If all these hypotheses are plausible, then do we not also need to say bluntly that our own unwillingness or inability, as archival institutions, to provide a trustworthy archival record of substantially changed and changing intellectual activity is itself a critical barrier to the rehabilitation and renewal of a viable (read: affordable) system of scholarly communication? The process of coming to terms with each other, with our academic colleagues and with publishers about the investment we must make in the system of scholarly communication and the savings that we must extract from that system is essentially a coming to terms about the centrality of archiving — the embalming of dead genius — in the pursuit of knowledge. But these understandings and agreements cannot be achieved immediately. And this brings me to my second point: that we need to affirm the utility of a systematic approach to the development of digital archiving.
As we contemplate the archiving of digital information, we have to understand that we are not seeking to fine-tune some technical variables of a system that is already long in place. While the goals are ultimately the same, we are not placing brittle books under a microfilm camera in a well-defined process. Instead, we are faced with what the Task Force report calls “a grander problem of organizing ourselves over time and as a society to maneuver effectively in a digital landscape” (Task Force 1995: 4). The effort to meet the cultural and economic imperatives of digital preservation requires us to build, almost from scratch, a system of infrastructure for moving the record of knowledge naturally and confidently into the future. The systematic approach, on which I believe we need to agree in order to build this infrastructure, has at least two dimensions: the elements of the system, and the manner in which we interact to deploy those elements and construct the system and subsystems for digital archiving.
The various elements of a system for archiving digital information — the kinds of information, the stakeholders and the operational functions — are discussed at length in the Task Force report. The discussion there is not perfect, nor have we identified all the factors that one might judge relevant. We would welcome your assessment of our judgments. However, it is perhaps less important that we have all the factors perfectly in hand than that we adopt a systematic process to ensure that over time we formulate and then confirm or disconfirm hypotheses about the interrelation of those elements and, in so doing, that we measurably improve our archival capabilities for digital information.

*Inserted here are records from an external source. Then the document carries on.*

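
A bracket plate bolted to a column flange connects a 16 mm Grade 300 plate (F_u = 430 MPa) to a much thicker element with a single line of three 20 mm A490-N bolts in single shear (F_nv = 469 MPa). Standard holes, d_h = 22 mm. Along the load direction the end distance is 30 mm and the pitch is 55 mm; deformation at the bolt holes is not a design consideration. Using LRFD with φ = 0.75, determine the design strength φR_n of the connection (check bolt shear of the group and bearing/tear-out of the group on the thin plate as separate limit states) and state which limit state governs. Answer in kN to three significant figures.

332 kN (bolt shear governs)

Bolt shear: A_b = π·20²/4 = 314.2 mm²; R_n = 469 × 314.2 × 3 × 1 / 1000 = 442 kN → 0.75 × 442 = 332 kN.
Bearing (1.5 l_c t F_u ≤ 3.0 d t F_u): upper limit = 3.0·20·16·430 / 1000 = 412.8 kN.
  Edge l_c = 30 − 22/2 = 19 → r_n = 196.1 kN; interior l_c = 55 − 22 = 33 → r_n = 340.6 kN.
  R_n,bearing = 1·196.1 + 2·340.6 = 877.2 kN → 0.75 × 877.2 = 658 kN.
Bolt shear governs: 332 kN.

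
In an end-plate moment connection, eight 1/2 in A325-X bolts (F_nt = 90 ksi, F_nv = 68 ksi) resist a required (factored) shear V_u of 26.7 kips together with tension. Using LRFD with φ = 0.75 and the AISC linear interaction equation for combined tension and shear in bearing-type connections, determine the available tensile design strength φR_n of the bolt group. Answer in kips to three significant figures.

A_b = π·0.5²/4 = 0.1963 in²; f_rv = 26.7 / (8 × 0.1963) = 17 ksi.
F'_nt = 1.3 F_nt − (F_nt / φF_nv) f_rv = 1.3·90 − (90/(0.75·68))·17 = 87 ksi, capped at F_nt → F'_nt = 87 ksi.
R_n = F'_nt · A_b · n = 87 × 0.1963 × 8 = 136.7 kips.
Design strength φR_n = 0.75 × 136.7 = 102 kips.

102 kips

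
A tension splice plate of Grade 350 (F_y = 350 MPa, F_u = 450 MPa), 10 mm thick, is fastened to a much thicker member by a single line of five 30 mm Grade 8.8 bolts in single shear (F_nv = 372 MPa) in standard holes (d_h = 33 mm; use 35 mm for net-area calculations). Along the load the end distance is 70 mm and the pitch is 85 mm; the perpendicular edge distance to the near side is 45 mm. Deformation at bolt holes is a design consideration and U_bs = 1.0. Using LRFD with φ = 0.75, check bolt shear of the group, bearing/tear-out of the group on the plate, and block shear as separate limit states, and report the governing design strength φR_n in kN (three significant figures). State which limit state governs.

604 kN (block shear governs)

Bolt shear: A_b = π·30²/4 = 706.9 mm²; R_n = 372 × 706.9 × 5 × 1 / 1000 = 1315 kN → 0.75 × 1315 = 986 kN.
Bearing: edge l_c = 53.5, r_n = 288.9 kN; interior l_c = 52, r_n = 280.8 kN; R_n = 288.9 + 4·280.8 = 1412 kN → 1060 kN.
Block shear: A_gv = 4100, A_nv = 2525, A_nt = 275 mm²; R_n = min(0.6F_uA_nv, 0.6F_yA_gv) + U_bs·F_u·A_nt = 805.5 kN → 604 kN.
Block shear governs: 604 kN.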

I also want to emphasize the manner in which we interact to deploy these elements and to construct the system and subsystems for digital archiving. We must, on the one hand, make a commitment to a complex iteration and reiteration of exploration, development and solution as the relevant factors and their interrelationships emerge and become clearer and more tractable. On the other hand, the manner of our interaction in a systematic approach to digital archiving must result in a complex division of labor. And this brings me to my third and final point: that our agreements to divide the labor as formal partners, as informal allies, or even as competitors, must soon substantially set in motion the mechanics of digital archives as a pervasive and trusted foundation for cultural discourse that includes scholarly communication.

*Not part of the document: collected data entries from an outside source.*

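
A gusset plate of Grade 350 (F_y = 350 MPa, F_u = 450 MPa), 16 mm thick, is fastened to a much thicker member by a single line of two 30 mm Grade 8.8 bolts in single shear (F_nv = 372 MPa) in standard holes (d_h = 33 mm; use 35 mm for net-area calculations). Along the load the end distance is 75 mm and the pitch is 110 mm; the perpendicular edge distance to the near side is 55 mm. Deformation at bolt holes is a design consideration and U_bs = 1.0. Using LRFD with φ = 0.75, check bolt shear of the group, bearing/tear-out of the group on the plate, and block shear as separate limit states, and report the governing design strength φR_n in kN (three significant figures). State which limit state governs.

394 kN (bolt shear governs)

Bolt shear: A_b = π·30²/4 = 706.9 mm²; R_n = 372 × 706.9 × 2 × 1 / 1000 = 525.9 kN → 0.75 × 525.9 = 394 kN.
Bearing: edge l_c = 58.5, r_n = 505.4 kN; interior l_c = 77, r_n = 518.4 kN; R_n = 505.4 + 1·518.4 = 1024 kN → 768 kN.
Block shear: A_gv = 2960, A_nv = 2120, A_nt = 600 mm²; R_n = min(0.6F_uA_nv, 0.6F_yA_gv) + U_bs·F_u·A_nt = 842.4 kN → 632 kN.
Bolt shear governs: 394 kN.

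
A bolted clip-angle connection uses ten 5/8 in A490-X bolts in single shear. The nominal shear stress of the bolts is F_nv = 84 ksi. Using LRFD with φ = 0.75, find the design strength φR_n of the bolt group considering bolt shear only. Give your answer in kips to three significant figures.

A_b = π × 0.625² / 4 = 0.3068 in².
R_n = F_nv · A_b · n · n_s = 84 × 0.3068 × 10 × 1 = 257.7 kips.
Design strength φR_n = 0.75 × 257.7 = 193 kips.

193 kips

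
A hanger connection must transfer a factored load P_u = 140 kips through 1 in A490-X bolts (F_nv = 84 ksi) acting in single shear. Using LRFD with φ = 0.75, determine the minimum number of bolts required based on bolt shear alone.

3 bolts

A_b = π·1²/4 = 0.7854 in².
Per-bolt design strength φR_n = 0.75 × 84 × 0.7854 × 1 = 49.48 kips.
n ≥ 140 / 49.48 = 2.829 → use 3 bolts.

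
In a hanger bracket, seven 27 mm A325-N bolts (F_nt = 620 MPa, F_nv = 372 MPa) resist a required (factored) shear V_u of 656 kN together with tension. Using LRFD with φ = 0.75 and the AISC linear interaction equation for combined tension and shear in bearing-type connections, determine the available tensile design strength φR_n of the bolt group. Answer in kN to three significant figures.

1330 kN

A_b = π·27²/4 = 572.6 mm²; f_rv = 656 × 1000 / (7 × 572.6) = 163.7 MPa.
F'_nt = 1.3 F_nt − (F_nt / φF_nv) f_rv = 1.3·620 − (620/(0.75·372))·163.7 = 442.3 MPa, capped at F_nt → F'_nt = 442.3 MPa.
R_n = F'_nt · A_b · n = 442.3 × 572.6 × 7 / 1000 = 1773 kN.
Design strength φR_n = 0.75 × 1773 = 1330 kN.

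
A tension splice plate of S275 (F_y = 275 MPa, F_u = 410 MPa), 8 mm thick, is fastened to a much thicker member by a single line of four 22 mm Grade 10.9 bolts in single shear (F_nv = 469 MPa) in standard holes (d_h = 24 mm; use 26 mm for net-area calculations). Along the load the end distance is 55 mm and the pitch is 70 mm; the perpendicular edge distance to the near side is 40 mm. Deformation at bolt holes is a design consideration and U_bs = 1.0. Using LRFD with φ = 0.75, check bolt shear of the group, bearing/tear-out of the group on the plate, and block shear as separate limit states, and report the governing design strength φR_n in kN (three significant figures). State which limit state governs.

Bolt shear: A_b = π·22²/4 = 380.1 mm²; R_n = 469 × 380.1 × 4 × 1 / 1000 = 713.1 kN → 0.75 × 713.1 = 535 kN.
Bearing: edge l_c = 43, r_n = 169.2 kN; interior l_c = 46, r_n = 173.2 kN; R_n = 169.2 + 3·173.2 = 688.8 kN → 517 kN.
Block shear: A_gv = 2120, A_nv = 1392, A_nt = 216 mm²; R_n = min(0.6F_uA_nv, 0.6F_yA_gv) + U_bs·F_u·A_nt = 431 kN → 323 kN.
Block shear governs: 323 kN.

323 kN (block shear governs)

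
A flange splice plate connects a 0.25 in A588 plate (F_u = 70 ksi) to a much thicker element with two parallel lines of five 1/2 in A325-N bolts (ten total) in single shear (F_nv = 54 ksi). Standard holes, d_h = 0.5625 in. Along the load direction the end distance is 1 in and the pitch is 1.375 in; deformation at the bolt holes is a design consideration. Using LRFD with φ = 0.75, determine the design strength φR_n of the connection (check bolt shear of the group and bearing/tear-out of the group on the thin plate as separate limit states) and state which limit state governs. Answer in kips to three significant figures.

Bolt shear: A_b = π·0.5²/4 = 0.1963 in²; R_n = 54 × 0.1963 × 10 × 1 = 106 kips → 0.75 × 106 = 79.5 kips.
Bearing (1.2 l_c t F_u ≤ 2.4 d t F_u): upper limit = 2.4·0.5·0.25·70 = 21 kips.
  Edge l_c = 1 − 0.5625/2 = 0.7188 → r_n = 15.09 kips; interior l_c = 1.375 − 0.5625 = 0.8125 → r_n = 17.06 kips.
  R_n,bearing = 2·15.09 + 8·17.06 = 166.7 kips → 0.75 × 166.7 = 125 kips.
Bolt shear governs: 79.5 kips.

79.5 kips (bolt shear governs)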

Most of the Task Force recommendations for setting the mechanics in motion invite substantial inter-institutional action. I draw your attention to three of these recommendations. They each illustrate a different form of interaction and they each yield a different kind of economic benefit.
First, the Task Force calls for certified digital archives. In itself, certification yields no direct economic benefit. Yet the process of certification is meant to create an overall climate of value and of trust about the prospects of preserving digital information. Repositories claiming to be digital archives in a changing and uncertain environment must be able to prove that they are who they say they are, and that they can deliver on the preservation promise. The call for individuals and organizations to agree to collaborate in the design and implementation of standards, criteria and mechanisms for certification, and for prospective digital archives to submit to the certification process, is a summons for the wider community to affirm the values — at least in the abstract — of digital preservation and, ultimately, of the pursuit of knowledge as its own end.

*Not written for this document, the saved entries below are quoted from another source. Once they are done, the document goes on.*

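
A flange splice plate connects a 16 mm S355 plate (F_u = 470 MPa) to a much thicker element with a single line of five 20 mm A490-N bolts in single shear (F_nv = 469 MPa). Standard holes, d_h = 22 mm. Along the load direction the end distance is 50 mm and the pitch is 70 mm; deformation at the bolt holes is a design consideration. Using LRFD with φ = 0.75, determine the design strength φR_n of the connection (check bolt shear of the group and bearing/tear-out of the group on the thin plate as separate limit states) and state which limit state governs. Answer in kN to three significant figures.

553 kN (bolt shear governs)

Bolt shear: A_b = π·20²/4 = 314.2 mm²; R_n = 469 × 314.2 × 5 × 1 / 1000 = 736.7 kN → 0.75 × 736.7 = 553 kN.
Bearing (1.2 l_c t F_u ≤ 2.4 d t F_u): upper limit = 2.4·20·16·470 / 1000 = 361 kN.
  Edge l_c = 50 − 22/2 = 39 → r_n = 351.9 kN; interior l_c = 70 − 22 = 48 → r_n = 361 kN.
  R_n,bearing = 1·351.9 + 4·361 = 1796 kN → 0.75 × 1796 = 1350 kN.
Bolt shear governs: 553 kN.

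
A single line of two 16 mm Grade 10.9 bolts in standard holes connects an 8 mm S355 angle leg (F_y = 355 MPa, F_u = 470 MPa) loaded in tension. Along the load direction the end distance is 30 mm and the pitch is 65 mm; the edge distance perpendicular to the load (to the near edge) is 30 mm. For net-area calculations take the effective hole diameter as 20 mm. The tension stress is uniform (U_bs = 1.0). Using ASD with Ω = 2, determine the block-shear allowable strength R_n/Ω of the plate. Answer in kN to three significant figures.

Shear plane L_v = 30 + 1·65 = 95 mm; A_gv = 95 × 8 = 760 mm².
A_nv = (95 − 1.5·20) × 8 = 520 mm².
A_nt = (30 − 0.5·20) × 8 = 160 mm².
0.6 F_u A_nv = 146.6 kN; 0.6 F_y A_gv = 161.9 kN → shear rupture governs the shear term.
R_n = 146.6 + 1.0 × 470 × 160 / 1000 = 221.8 kN.
Allowable strength R_n/Ω = 221.8 / 2 = 111 kN.

111 kN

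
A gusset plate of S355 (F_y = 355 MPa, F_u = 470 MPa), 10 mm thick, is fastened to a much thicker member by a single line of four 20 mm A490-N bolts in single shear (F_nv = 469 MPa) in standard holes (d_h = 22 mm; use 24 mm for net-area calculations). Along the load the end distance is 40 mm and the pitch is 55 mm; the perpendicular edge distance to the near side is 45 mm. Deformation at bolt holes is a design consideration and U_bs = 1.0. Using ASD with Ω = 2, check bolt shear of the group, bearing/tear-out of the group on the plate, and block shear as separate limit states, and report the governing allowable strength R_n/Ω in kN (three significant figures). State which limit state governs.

Bolt shear: A_b = π·20²/4 = 314.2 mm²; R_n = 469 × 314.2 × 4 × 1 / 1000 = 589.4 kN → 589.4 / 2 = 295 kN.
Bearing: edge l_c = 29, r_n = 163.6 kN; interior l_c = 33, r_n = 186.1 kN; R_n = 163.6 + 3·186.1 = 721.9 kN → 361 kN.
Block shear: A_gv = 2050, A_nv = 1210, A_nt = 330 mm²; R_n = min(0.6F_uA_nv, 0.6F_yA_gv) + U_bs·F_u·A_nt = 496.3 kN → 248 kN.
Block shear governs: 248 kN.

248 kN (block shear governs)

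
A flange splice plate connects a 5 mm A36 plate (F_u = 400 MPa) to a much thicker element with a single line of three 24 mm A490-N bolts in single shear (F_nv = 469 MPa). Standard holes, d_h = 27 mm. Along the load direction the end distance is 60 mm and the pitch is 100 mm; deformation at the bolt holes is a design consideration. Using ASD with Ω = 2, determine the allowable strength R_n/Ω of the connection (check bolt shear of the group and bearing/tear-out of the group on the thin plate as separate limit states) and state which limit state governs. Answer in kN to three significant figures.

Bolt shear: A_b = π·24²/4 = 452.4 mm²; R_n = 469 × 452.4 × 3 × 1 / 1000 = 636.5 kN → 636.5 / 2 = 318 kN.
Bearing (1.2 l_c t F_u ≤ 2.4 d t F_u): upper limit = 2.4·24·5·400 / 1000 = 115.2 kN.
  Edge l_c = 60 − 27/2 = 46.5 → r_n = 111.6 kN; interior l_c = 100 − 27 = 73 → r_n = 115.2 kN.
  R_n,bearing = 1·111.6 + 2·115.2 = 342 kN → 342 / 2 = 171 kN.
Bearing governs: 171 kN.

171 kN (bearing governs)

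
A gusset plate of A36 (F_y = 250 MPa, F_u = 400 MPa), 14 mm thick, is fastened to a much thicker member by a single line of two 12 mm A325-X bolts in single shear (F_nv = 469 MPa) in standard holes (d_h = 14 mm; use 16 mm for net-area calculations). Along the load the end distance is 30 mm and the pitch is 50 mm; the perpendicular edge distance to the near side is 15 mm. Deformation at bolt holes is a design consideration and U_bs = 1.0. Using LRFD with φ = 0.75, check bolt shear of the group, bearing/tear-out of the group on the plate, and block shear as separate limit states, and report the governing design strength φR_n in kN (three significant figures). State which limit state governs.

79.6 kN (bolt shear governs)

Bolt shear: A_b = π·12²/4 = 113.1 mm²; R_n = 469 × 113.1 × 2 × 1 / 1000 = 106.1 kN → 0.75 × 106.1 = 79.6 kN.
Bearing: edge l_c = 23, r_n = 154.6 kN; interior l_c = 36, r_n = 161.3 kN; R_n = 154.6 + 1·161.3 = 315.8 kN → 237 kN.
Block shear: A_gv = 1120, A_nv = 784, A_nt = 98 mm²; R_n = min(0.6F_uA_nv, 0.6F_yA_gv) + U_bs·F_u·A_nt = 207.2 kN → 155 kN.
Bolt shear governs: 79.6 kN.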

The Task Force also emphasizes the need for a fail-safe mechanism in digital archives. Such a mechanism will enable a certified archival repository to exercise an aggressive rescue function to save digital information that it judges to be culturally significant and which is endangered in its current repository. We may not know enough about the use of digital information to reach consensus about what fair use of it is, but we do know that one of the greatest dangers to its long life is the ease with which it can be abandoned or destroyed. If concerted action is needed in the intellectual property arena to protect the rights necessary to support teaching and research, then let us focus at least some of that action on the development of the legal framework needed to support a fail-safe mechanism for digital archives. The economic benefit of such action is, of course, not in the dollars it directly generates or saves, but in the environment it creates for archival institutions to do their job and to realize the value of preserved work for future generations.
Finally, I call attention to the Task Force recommendation for a cooperative venture to preserve the documents, discourse, software products, and other digital information objects that serve to record the early digital age. Because the objects in this focal area are at such risk of loss, the project could provide a useful means of exploring the actual operation of archival fail-safe mechanisms. Moreover, conceived as a cooperative venture among multiple participating archives, the project would provide a necessary testbed for developing an on-line system of linked but distributed archives. One of the biggest unknowns in the digital environment is the full impact of distributed computing over electronic networks. However, as the Task Force report suggests in the section on costs and finances, and as Dr. Bowen of the Mellon Foundation has asserted earlier in his discussion of the JSTOR project, one of the greatest hopes for reducing costs in the scholarly communication process is the prospect of achieving economies of scale in the storage and distribution of electronic information over electronic networks. We need to verify these expectations of economic benefit in actual experience with a range of materials.
I conclude by observing that the notions of archives and archiving today have much currency and import, even outside the context in which we have been discussing them here. Just a week ago, on October 8th, 1995, in the New York Times Magazine, William Safire devoted his “On Language” column to the topic of kids’ slang. He advised that “if you want to stay on the generational offensive, when your offspring use the clichéd ‘gimme a break,’ you can top that expression of sympathetic disbelief with ‘jump back’ and the ever-popular riposte ‘whatever.’” However, he noted that some expressions, such as “I’m outta here” or “I’m history,” are now very much dated. “I’m history,” Safire quotes from a forthcoming study of slang, is “a parting phrase modeled on an underworld expression referring to death, and it has both inspired and been replaced by the more trendy expression, ‘I’m archives’” (Safire 1995: 30).
With regard to the future of digital information in the scholarly communications process, I have no doubt that the expression “I’m archives” will apply truthfully to all the institutions represented in this room. The choice before us, both individually and collectively, is to decide in what sense it will apply.
Graham, Peter. 1995, “Requirements for the Digital Research Library.” College and Research Libraries 56(4): 331-339.
Kagan, Robert. 1994, In Over Our Heads: The Mental Demands of Modern Life. Cambridge, MA: Harvard University Press.
Pelikan, Jarislov. 1992, The Idea of the University: A Reexamination. New Haven: Yale University Press.
Safire, William. 1995, “Kiduage.” The New York Times Magazine. October 8, 1995: 28, 30.
Task Force on the Archiving of Digital Information. 1995, Preserving Digital Information. Draft Report, Version 1.0. Washington, D.C.: Commission on Preservation and Access and Mountain View, CA: The Research Libraries Group, August 23, 1995.